The constant clashing of metal upon metal tortures my ears. My strength is slowly
ebbing away. I can't see well, my left eye sees nothing now but a blur of an image. I feel my legs beginning to give way. Still, I hold my shield up as he continues to press his attack.


And then he employs a different weapon. A small dagger, the katar. I am so focused on keeping his sword at bay that I barely notice him sweeping the long arc with his arm, and burying the blade of the katar in my side. It finds it's target, and sends a searing pain through my torso.


I cry out in agony and drop to my knees, my shield falling by the wayside. I can hear him laughing. He has launched multiple attacks on me and I haven't been able to respond to even one of them. Now I am on my knees with the blade of his katar in my left side. Whatever poison he laced it with is mingling with my blood and coursing through my veins now, making its way to my heart.


"Now," he speaks in Persian, his voice deep and dripping with hatred, "you will die!"


I look up at him as he stands before me. It must be the smug, taunting look on my face that infuriates him. He growls in rage and raises his fearsome sword.

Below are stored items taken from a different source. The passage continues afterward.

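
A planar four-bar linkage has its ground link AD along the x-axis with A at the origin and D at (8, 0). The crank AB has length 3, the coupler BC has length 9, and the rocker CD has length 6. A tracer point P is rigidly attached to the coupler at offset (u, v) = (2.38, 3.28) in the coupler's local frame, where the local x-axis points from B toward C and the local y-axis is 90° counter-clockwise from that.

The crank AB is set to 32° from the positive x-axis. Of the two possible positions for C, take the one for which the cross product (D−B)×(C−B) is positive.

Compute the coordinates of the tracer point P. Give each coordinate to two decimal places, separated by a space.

A=(0,0), D=(8.00,0)
B = A + 3.00·(cos32°, sin32°) = (2.5441, 1.5898)
|BD| = 5.6828
circle(B,9.00) ∩ circle(D,6.00): a=6.8007, h=5.8949
  candidates: C₊=(10.7224,5.3468) cross=33.499; C₋=(7.4242,-5.9723) cross=-33.499
  mode + wants cross > 0 → take C=(10.7224,5.3468) (cross=33.499)
ex = (C−B)/|BC| = (0.9087,0.4174); ey = (-0.4174,0.9087)
P = B + 2.38·ex + 3.28·ey = (3.3376,5.5638)

3.34 5.56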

When the strike comes it will be fast and forceful. If I want a quick, clean death, I should bow my head so that he may strike at the neck and sever the head from the body in one stroke.


But I am not defeated.

There is something inside me, something indestructible, something that can never die. It rises now, coming to my aid in my darkest hour. My pulse quickens, and my strength begins to return. Instead of looking down, I raise my head and look up at my enemy. He is ready to deliver the final blow, to send me to my death.


But I have drunk the nectar of immortality. It has passed through my lips and into my body and has obliterated the fear of death from within me. It rises now, and every cell in my body begins to vibrate with a renewed energy. It revitalizes me and surges with an escalating fierceness within me.

Before he can swing his sword I am already on my feet. I have moved faster than he could anticipate. In the blink of an eye, like lightning, I am suddenly standing right next to him, so close that I can feel his breath on my face. He was not expecting this. He was not ready. I look into his eyes as the blade of my kirpan slowly but surely pierces his skin and enters his neck. He did not see this coming. He was not ready.


He reacts, pulling back so he can have enough room to swing his sword. But it is already too late. The sharp steel has found his jugular vein, and it is sliced open. He staggers back, astonished and in shock. I press in for the final attack, thrusting with the talwar straight into his midsection. It will take a few minutes for him to bleed out, but he will not survive. These strikes are fatal.


His eyes betray his disbelief. He drops to his knees, and then falls on to his side. I drop my weapons and crouch down next to him. I cradle his head in my lap. He is trembling as the blood flows out of his body like a river. His eyes look up at me, imploring me for mercy.


I lean down and whisper his prayers according to his faith, the last prayers for the dying, into his ear. His hand grips my arm tightly. His eyes speak gratitude, relief, and a resignation. He is no longer the terrible Imperial soldier. In this moment, he is just another frightened human being on the verge of the great unknown. All enmity has been cast aside, and he struggles as he grapples with the fear of death. Eventually, he loosens his grip and lets go, and then closes his eyes as his final breath leaves him.


I complete the rituals for his burial as per his customs. And then, weak and weary, I turn towards Anandpur to begin my long, difficult walk home.